¿Recuerdas cuánto nos gustaba hablar, que peleábamos por hacernos un hueco e incluso temíamos rompernos los dedos, todos los huesos? Hagamos un trato, dijiste. Tú dibujarías en el aire las palabras, los sentimientos. Al anochecer, en la oscuridad, yo escribiría en tu cuerpo. Trazaría letras en tu espalda como si compusiera un verso, como si leyera para ti un poema de Cernuda, Borges o Benedetti, palabras-estrellas que no toqué allá en tu cielo y que tú me enseñas con la infinita paciencia de quien ignora las prisas, de quien, eligiendo la vida, hace de ella un viaje con destino incierto.

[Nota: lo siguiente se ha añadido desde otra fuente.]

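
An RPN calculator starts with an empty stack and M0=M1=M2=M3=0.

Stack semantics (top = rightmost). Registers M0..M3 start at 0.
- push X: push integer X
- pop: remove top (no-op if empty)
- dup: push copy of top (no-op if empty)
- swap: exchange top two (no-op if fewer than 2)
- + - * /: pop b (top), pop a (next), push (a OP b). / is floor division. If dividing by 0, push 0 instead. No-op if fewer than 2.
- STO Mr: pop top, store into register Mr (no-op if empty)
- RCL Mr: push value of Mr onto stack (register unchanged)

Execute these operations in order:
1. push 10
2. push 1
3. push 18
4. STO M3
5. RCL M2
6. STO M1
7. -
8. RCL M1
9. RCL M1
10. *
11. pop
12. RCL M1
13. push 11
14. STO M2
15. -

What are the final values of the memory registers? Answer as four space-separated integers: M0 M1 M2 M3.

Answer: 0 0 11 18

Derivation:
After op 1 (push 10): stack=[10] mem=[0,0,0,0]
After op 2 (push 1): stack=[10,1] mem=[0,0,0,0]
After op 3 (push 18): stack=[10,1,18] mem=[0,0,0,0]
After op 4 (STO M3): stack=[10,1] mem=[0,0,0,18]
After op 5 (RCL M2): stack=[10,1,0] mem=[0,0,0,18]
After op 6 (STO M1): stack=[10,1] mem=[0,0,0,18]
After op 7 (-): stack=[9] mem=[0,0,0,18]
After op 8 (RCL M1): stack=[9,0] mem=[0,0,0,18]
After op 9 (RCL M1): stack=[9,0,0] mem=[0,0,0,18]
After op 10 (*): stack=[9,0] mem=[0,0,0,18]
After op 11 (pop): stack=[9] mem=[0,0,0,18]
After op 12 (RCL M1): stack=[9,0] mem=[0,0,0,18]
After op 13 (push 11): stack=[9,0,11] mem=[0,0,0,18]
After op 14 (STO M2): stack=[9,0] mem=[0,0,11,18]
After op 15 (-): stack=[9] mem=[0,0,11,18]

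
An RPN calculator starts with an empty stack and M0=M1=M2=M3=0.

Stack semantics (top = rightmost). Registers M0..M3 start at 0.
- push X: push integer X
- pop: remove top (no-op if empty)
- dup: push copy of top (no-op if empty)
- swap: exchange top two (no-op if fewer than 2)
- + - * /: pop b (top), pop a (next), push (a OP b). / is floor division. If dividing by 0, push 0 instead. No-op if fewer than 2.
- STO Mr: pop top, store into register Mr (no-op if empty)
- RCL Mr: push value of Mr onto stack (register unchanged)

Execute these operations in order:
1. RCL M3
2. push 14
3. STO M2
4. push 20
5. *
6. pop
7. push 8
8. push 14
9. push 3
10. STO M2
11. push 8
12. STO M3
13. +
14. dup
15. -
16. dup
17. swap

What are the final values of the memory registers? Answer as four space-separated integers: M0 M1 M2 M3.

After op 1 (RCL M3): stack=[0] mem=[0,0,0,0]
After op 2 (push 14): stack=[0,14] mem=[0,0,0,0]
After op 3 (STO M2): stack=[0] mem=[0,0,14,0]
After op 4 (push 20): stack=[0,20] mem=[0,0,14,0]
After op 5 (*): stack=[0] mem=[0,0,14,0]
After op 6 (pop): stack=[empty] mem=[0,0,14,0]
After op 7 (push 8): stack=[8] mem=[0,0,14,0]
After op 8 (push 14): stack=[8,14] mem=[0,0,14,0]
After op 9 (push 3): stack=[8,14,3] mem=[0,0,14,0]
After op 10 (STO M2): stack=[8,14] mem=[0,0,3,0]
After op 11 (push 8): stack=[8,14,8] mem=[0,0,3,0]
After op 12 (STO M3): stack=[8,14] mem=[0,0,3,8]
After op 13 (+): stack=[22] mem=[0,0,3,8]
After op 14 (dup): stack=[22,22] mem=[0,0,3,8]
After op 15 (-): stack=[0] mem=[0,0,3,8]
After op 16 (dup): stack=[0,0] mem=[0,0,3,8]
After op 17 (swap): stack=[0,0] mem=[0,0,3,8]

Answer: 0 0 3 8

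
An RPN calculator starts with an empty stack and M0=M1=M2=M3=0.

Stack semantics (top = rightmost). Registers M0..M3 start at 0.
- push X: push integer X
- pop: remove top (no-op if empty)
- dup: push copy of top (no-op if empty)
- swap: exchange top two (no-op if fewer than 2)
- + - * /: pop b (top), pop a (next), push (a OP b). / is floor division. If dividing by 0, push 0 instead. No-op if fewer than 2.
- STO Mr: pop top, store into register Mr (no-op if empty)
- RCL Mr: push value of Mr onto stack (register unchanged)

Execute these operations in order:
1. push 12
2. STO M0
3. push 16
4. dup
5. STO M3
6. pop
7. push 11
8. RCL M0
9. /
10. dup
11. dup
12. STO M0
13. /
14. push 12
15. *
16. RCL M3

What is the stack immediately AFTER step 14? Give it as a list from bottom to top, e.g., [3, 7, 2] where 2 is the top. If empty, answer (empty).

After op 1 (push 12): stack=[12] mem=[0,0,0,0]
After op 2 (STO M0): stack=[empty] mem=[12,0,0,0]
After op 3 (push 16): stack=[16] mem=[12,0,0,0]
After op 4 (dup): stack=[16,16] mem=[12,0,0,0]
After op 5 (STO M3): stack=[16] mem=[12,0,0,16]
After op 6 (pop): stack=[empty] mem=[12,0,0,16]
After op 7 (push 11): stack=[11] mem=[12,0,0,16]
After op 8 (RCL M0): stack=[11,12] mem=[12,0,0,16]
After op 9 (/): stack=[0] mem=[12,0,0,16]
After op 10 (dup): stack=[0,0] mem=[12,0,0,16]
After op 11 (dup): stack=[0,0,0] mem=[12,0,0,16]
After op 12 (STO M0): stack=[0,0] mem=[0,0,0,16]
After op 13 (/): stack=[0] mem=[0,0,0,16]
After op 14 (push 12): stack=[0,12] mem=[0,0,0,16]

[0, 12]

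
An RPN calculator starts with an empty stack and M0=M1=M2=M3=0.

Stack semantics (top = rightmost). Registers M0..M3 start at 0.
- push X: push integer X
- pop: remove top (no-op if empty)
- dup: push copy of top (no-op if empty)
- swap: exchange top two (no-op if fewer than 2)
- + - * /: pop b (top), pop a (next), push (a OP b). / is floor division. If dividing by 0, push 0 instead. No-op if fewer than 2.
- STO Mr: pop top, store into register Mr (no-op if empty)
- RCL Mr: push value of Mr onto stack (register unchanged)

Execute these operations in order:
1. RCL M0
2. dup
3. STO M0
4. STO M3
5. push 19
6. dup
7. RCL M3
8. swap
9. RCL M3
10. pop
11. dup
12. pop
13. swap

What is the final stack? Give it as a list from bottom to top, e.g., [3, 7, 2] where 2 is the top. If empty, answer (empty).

After op 1 (RCL M0): stack=[0] mem=[0,0,0,0]
After op 2 (dup): stack=[0,0] mem=[0,0,0,0]
After op 3 (STO M0): stack=[0] mem=[0,0,0,0]
After op 4 (STO M3): stack=[empty] mem=[0,0,0,0]
After op 5 (push 19): stack=[19] mem=[0,0,0,0]
After op 6 (dup): stack=[19,19] mem=[0,0,0,0]
After op 7 (RCL M3): stack=[19,19,0] mem=[0,0,0,0]
After op 8 (swap): stack=[19,0,19] mem=[0,0,0,0]
After op 9 (RCL M3): stack=[19,0,19,0] mem=[0,0,0,0]
After op 10 (pop): stack=[19,0,19] mem=[0,0,0,0]
After op 11 (dup): stack=[19,0,19,19] mem=[0,0,0,0]
After op 12 (pop): stack=[19,0,19] mem=[0,0,0,0]
After op 13 (swap): stack=[19,19,0] mem=[0,0,0,0]

Answer: [19, 19, 0]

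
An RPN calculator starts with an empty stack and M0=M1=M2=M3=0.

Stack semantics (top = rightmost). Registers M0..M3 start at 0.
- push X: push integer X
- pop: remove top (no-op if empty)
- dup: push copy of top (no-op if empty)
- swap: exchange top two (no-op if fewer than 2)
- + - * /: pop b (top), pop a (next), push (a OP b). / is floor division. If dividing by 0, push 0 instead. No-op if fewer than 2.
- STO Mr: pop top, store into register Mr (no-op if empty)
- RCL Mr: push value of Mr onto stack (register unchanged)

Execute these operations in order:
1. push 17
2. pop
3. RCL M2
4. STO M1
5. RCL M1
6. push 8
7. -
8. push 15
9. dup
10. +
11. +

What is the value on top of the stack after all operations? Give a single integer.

After op 1 (push 17): stack=[17] mem=[0,0,0,0]
After op 2 (pop): stack=[empty] mem=[0,0,0,0]
After op 3 (RCL M2): stack=[0] mem=[0,0,0,0]
After op 4 (STO M1): stack=[empty] mem=[0,0,0,0]
After op 5 (RCL M1): stack=[0] mem=[0,0,0,0]
After op 6 (push 8): stack=[0,8] mem=[0,0,0,0]
After op 7 (-): stack=[-8] mem=[0,0,0,0]
After op 8 (push 15): stack=[-8,15] mem=[0,0,0,0]
After op 9 (dup): stack=[-8,15,15] mem=[0,0,0,0]
After op 10 (+): stack=[-8,30] mem=[0,0,0,0]
After op 11 (+): stack=[22] mem=[0,0,0,0]

Answer: 22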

Desde entonces, cada vez que tus manos se abren al sonido de la risa, el llanto, la tristeza o la alegría y derrochan su magia envolviendo las mías, se me corta el aliento y sólo alcanzo a mirarte en silencio, muda la voz, detenido el tiempo. Esas manos que escribieron para que todos lo supieran un sincero te quiero, un te quiero que vuela ya en el viento junto a mi respuesta. Es cuando tus manos se lanzan así a volar que comprendo con cuánta facilidad alcanzas el cielo… y no tengo miedo; te sigo, no me pierdo. Lejos de ti es cuando descubro el vértigo.
A veces nos mira la gente en la calle con gesto indiscreto. No te molesta; te divierte su curiosidad, te divierte poder dialogar ante ellos de nuestros secretos, seguro de que muy pocos alcanzarán a entendernos. Los niños, sí, nos miran y en seguida advierten esa forma en que has elegido quererme… ¡Qué pronto nos comprenden! Sin abusar de palabras o gestos superfluos, qué natural es para ellos comunicarse incluso en silencio.
Yo también al fin lo comprendo: decirte amor con las manos es un privilegio.